Sachs: "So Lincoln deduced that you'd bought or stolen an old ambulance recently and fixed it up. It might've been for an escape or for another attempt on Charles Grady's life. But then he remembered the bits of brass--what if they actually were from a timer, like we'd thought originally? And since you'd used gas on the handkerchief in Lincoln's apartment, well, that meant that, possibly, you were going to hide a gas bomb in a fake ambulance."
Rhyme offered, "Then I simply used logic--"
"He played a hunch is what he's sayin'," Bell chided.
"Hunches," Rhyme snapped, "are nonsense. Logic isn't. Logic is the backbone of science, and criminalistics is pure science."
Sellitto rolled his eyes at Bell.
But insubordination in the ranks wasn't going to dampen Rhyme's enthusiasm. "Logic, I was saying. Kara had told us about pointing your audience's attention toward where you don't want them to look."
The best illusionists'll rig the trick so well that they'll point directly at their method, directly at what they're really going to do. But you won't believe them. You'll look in the opposite direction. When that happens, you've had it. You've lost and they've won.
"That's what you did. And I have to say it was a brilliant idea. Not a compliment I give very often, is it, Sachs? . . . You wanted revenge against Kadesky for the fire that ruined your life. And so you created a routine that'd let you do it and get away afterward--just like you'd create an illusion for the stage, with layers of misdirections." Rhyme squinted in consideration. He said, "The first misdirection: You 'forced'--Kara told us that's the word illusionists use, right?"
The killer said nothing.
"I'm sure that's what she said. First, you forced the thought on us that you were going to destroy the circus for revenge. But I didn't believe it--too obvious. And our suspicion led to misdirection two: You planted the newspaper article about Grady, the restaurant receipt, the press pass and the hotel key to make us conclude you were going to kill him. . . . Oh, the jogging jacket by the Hudson River? You were going to leave that at the scene intentionally, weren't you? That was planted evidence you wanted us to find."
The Conjurer nodded. "I was, yes. But it worked out better because your officers surprised me and it looked more natural for me to leave the jacket when I escaped."
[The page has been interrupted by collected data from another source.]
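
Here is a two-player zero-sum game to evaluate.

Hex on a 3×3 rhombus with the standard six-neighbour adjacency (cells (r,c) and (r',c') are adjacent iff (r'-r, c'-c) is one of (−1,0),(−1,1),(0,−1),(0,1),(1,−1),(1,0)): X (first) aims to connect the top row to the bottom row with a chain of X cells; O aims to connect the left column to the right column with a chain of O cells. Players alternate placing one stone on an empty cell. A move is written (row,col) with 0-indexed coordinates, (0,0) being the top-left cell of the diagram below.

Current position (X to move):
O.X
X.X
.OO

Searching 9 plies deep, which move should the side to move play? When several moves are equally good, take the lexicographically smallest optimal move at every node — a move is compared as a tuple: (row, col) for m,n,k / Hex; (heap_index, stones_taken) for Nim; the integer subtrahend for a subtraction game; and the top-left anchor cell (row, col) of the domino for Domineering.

X's best at [O.X/X.X/.OO]: (2,0)

[O.X/X.X/.OO] X move#1: (0,1):-1/OXX/X.X/.OO, (1,1):-1/O.X/XXX/.OO, (2,0):+1/O.X/X.X/XOO*
[O.X/X.X/XOO] O move#2: (0,1):-1/OOX/X.X/XOO*, (1,1):-1/O.X/XOX/XOO
[OOX/X.X/XOO] X move#3: (1,1):+1/OOX/XXX/XOO*
[OOX/XXX/XOO] end (terminal -1, O#4); searched O.X/X.X/.OO to 9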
"Now, at that point," the criminalist continued, "we think you're a hired assassin, using illusion to get close to Charles Grady and kill him. . . . We've figured you out. There go our suspicions. . . . To an extent."
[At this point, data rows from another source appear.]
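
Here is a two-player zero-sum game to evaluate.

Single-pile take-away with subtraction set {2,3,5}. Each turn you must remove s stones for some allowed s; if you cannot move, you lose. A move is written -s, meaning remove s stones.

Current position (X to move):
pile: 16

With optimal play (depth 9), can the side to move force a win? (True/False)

X winning at [16]: True

p1 X@[16]: -2[14]+1* -3[13]-1 -5[11]-1
p2 O@[14]: -2[12]-1* -3[11]-1 -5[9]-1
p3 X@[12]: -2[10]-1 -3[9]-1 -5[7]+1*
p4 O@[7]: -2[5]-1* -3[4]-1 -5[2]-1
p5 X@[5]: -2[3]-1 -3[2]-1 -5[0]+1*
p6 O@[0] terminal -1; root [16] d9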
The Conjurer managed a faint smile. " 'An extent,' " he wheezed. "See, when you use misdirection to trick people--smart people--they continue to be suspicious."
"So you hit us with misdirection number three. To keep us focused away from the circus you made us think that you got arrested intentionally to get inside the detention center not to kill Grady but to break Constable out of jail. By then we'd forgotten completely about the circus and Kadesky. But in fact you didn't care a bit about either Constable or Grady."
"They were props, misdirections to fool you," he admitted.
"The Patriot Assembly, they're not going to be too happy about that," Sellitto muttered.
A nod at the shackles. "I'd say that's the least of my worries, wouldn't you?"
Knowing what he did about Constable and the others in the Assembly, Rhyme wasn't too sure.
Bell nodded at the Conjurer and asked Rhyme, "But why'd he go to the trouble to set up Constable and plan the fake escape?"
Sellitto answered, "Obviously--to, you know, misdirect us away from the circus so he'd have an
easier time getting the bomb there."
"Actually, no, Lon," Rhyme said slowly. "There was another reason."
At these words, or perhaps at the cryptic tone in Rhyme's voice, the killer turned toward the criminalist, who could see caution in his eyes--real caution, if not fear--for the first time that night.